Kelly dan Yorkie hanya bertemu setiap Sabtu malam, batasnya pukul 23.59. Minggu berikutnya Yorkie datang mencari Kelly di tempat yang sama. Berulang terus. Berlangsung mulai era 80-an yang ditandai dengan musik dance, game Pac Man, dan dandanan ala Janet Jackson, Paula Abdul, Anggun zaman Tua-Tua Keladi, Inka Christie, dan sejenisnya. Beralih ke era 90-an ketika Alanis Morrissette ngehits banget, agak bergeser lagi ke era 2000-an dan Kyle Minogue dan segala pop kulturnya. 

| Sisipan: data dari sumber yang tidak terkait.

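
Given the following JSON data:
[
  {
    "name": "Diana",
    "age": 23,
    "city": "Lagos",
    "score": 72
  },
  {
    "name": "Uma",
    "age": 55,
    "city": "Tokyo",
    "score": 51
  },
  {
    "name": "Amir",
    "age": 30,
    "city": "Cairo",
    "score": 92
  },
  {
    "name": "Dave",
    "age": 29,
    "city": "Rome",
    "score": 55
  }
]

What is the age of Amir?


Looking up record where name = Amir
Record index: 2
Field 'age' = 30

ANSWER: 30


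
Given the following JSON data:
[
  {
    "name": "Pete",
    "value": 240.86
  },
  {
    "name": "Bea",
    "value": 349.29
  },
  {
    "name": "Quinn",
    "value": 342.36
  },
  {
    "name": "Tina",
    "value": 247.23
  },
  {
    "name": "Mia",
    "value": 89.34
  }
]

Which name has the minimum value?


Comparing values:
  Pete: 240.86
  Bea: 349.29
  Quinn: 342.36
  Tina: 247.23
  Mia: 89.34
Minimum: Mia (89.34)

ANSWER: Mia


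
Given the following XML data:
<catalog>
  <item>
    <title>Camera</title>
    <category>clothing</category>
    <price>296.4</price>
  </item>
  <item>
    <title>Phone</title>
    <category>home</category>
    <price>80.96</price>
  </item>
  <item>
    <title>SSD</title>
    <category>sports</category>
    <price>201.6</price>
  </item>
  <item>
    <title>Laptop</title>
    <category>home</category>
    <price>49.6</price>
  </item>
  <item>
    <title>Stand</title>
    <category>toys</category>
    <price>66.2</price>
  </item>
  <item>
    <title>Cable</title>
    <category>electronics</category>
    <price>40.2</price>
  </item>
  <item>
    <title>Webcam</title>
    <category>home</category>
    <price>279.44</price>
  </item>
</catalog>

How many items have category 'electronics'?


Scanning <item> elements for <category>electronics</category>:
  Item 6: Cable -> MATCH
Count: 1

ANSWER: 1


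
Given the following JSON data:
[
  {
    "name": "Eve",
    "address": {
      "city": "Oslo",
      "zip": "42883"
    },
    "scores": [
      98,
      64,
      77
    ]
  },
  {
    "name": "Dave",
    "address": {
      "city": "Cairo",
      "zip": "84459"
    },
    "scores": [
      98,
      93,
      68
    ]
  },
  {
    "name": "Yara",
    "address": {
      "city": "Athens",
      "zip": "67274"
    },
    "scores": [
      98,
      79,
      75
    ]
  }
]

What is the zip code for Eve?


Path: records[0].address.zip
Value: 42883

ANSWER: 42883


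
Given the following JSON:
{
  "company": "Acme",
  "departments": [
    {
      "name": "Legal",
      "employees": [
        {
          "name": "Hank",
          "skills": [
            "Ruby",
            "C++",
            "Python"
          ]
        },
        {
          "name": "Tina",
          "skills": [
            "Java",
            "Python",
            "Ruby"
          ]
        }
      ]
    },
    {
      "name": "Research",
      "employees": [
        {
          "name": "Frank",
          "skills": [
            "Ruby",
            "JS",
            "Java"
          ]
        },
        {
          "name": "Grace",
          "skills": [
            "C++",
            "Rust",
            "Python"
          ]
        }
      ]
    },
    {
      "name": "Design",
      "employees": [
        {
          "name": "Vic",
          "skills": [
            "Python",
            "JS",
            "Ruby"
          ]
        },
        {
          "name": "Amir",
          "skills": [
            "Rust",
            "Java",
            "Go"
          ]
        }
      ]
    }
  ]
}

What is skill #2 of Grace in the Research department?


Path: departments[1].employees[1].skills[1]
Value: Rust

ANSWER: Rust


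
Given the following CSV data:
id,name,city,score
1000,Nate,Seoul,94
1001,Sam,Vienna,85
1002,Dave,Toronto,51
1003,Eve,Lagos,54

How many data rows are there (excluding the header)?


Counting rows (excluding header):
Header: id,name,city,score
Data rows: 4

ANSWER: 4


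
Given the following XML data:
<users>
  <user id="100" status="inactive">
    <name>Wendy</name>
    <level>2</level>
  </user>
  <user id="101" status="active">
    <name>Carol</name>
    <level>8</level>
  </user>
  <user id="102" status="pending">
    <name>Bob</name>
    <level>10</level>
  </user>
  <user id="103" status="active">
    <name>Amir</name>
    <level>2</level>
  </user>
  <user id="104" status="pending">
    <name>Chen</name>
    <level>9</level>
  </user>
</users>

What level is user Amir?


Finding user: Amir
<level>2</level>

ANSWER: 2


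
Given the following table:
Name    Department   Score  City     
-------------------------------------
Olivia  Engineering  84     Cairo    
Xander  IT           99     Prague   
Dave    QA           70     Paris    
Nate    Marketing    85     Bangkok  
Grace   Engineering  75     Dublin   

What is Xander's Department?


Row 2: Xander
Department = IT

ANSWER: IT


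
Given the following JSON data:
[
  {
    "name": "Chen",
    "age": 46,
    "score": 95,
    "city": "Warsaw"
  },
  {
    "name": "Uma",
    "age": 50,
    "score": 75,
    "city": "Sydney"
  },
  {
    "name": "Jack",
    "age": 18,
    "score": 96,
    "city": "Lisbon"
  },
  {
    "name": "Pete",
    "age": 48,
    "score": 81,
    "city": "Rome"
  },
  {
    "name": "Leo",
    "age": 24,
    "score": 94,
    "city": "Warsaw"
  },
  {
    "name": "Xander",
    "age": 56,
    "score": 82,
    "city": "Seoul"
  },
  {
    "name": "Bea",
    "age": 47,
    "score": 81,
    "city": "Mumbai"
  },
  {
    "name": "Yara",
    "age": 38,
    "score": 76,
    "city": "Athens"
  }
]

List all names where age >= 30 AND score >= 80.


Checking both conditions:
  Chen (age=46, score=95) -> YES
  Uma (age=50, score=75) -> no
  Jack (age=18, score=96) -> no
  Pete (age=48, score=81) -> YES
  Leo (age=24, score=94) -> no
  Xander (age=56, score=82) -> YES
  Bea (age=47, score=81) -> YES
  Yara (age=38, score=76) -> no


ANSWER: Chen, Pete, Xander, Bea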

Waktu berubah, tapi cinta mereka berdua abadi. Tidak lekang oleh zaman. Tidak terhapus oleh konspirasi ctrl+A delete. Ketergantungan Yorkie pada Kelly sudah semacam narkoba. Selalu dicari dan selalu ingin dinikmati sampai bubuk-bubuk terakhir. Peduli amat mereka berdua punya kehidupan sendiri, punya pasangan masing-masing. Sudah menikah dan punya anak. Kalau sudah cinta, Thanos pun tak mampu menghentikan. Bukankah begitu?

San Junipero mendapatkan rating 8,6 di IMDB, mendapatkan 2 penghargaan dari EMMY dan 1 dari BAFTA, tapi sepertinya tidak ada yang ingat dengan pemeran Kelly dan Yorkie yang mengantarkan cerita ini.

Sabar ya, Mackenzie, sepertinya kamu masih kurang meyakinkan jadi lesbian.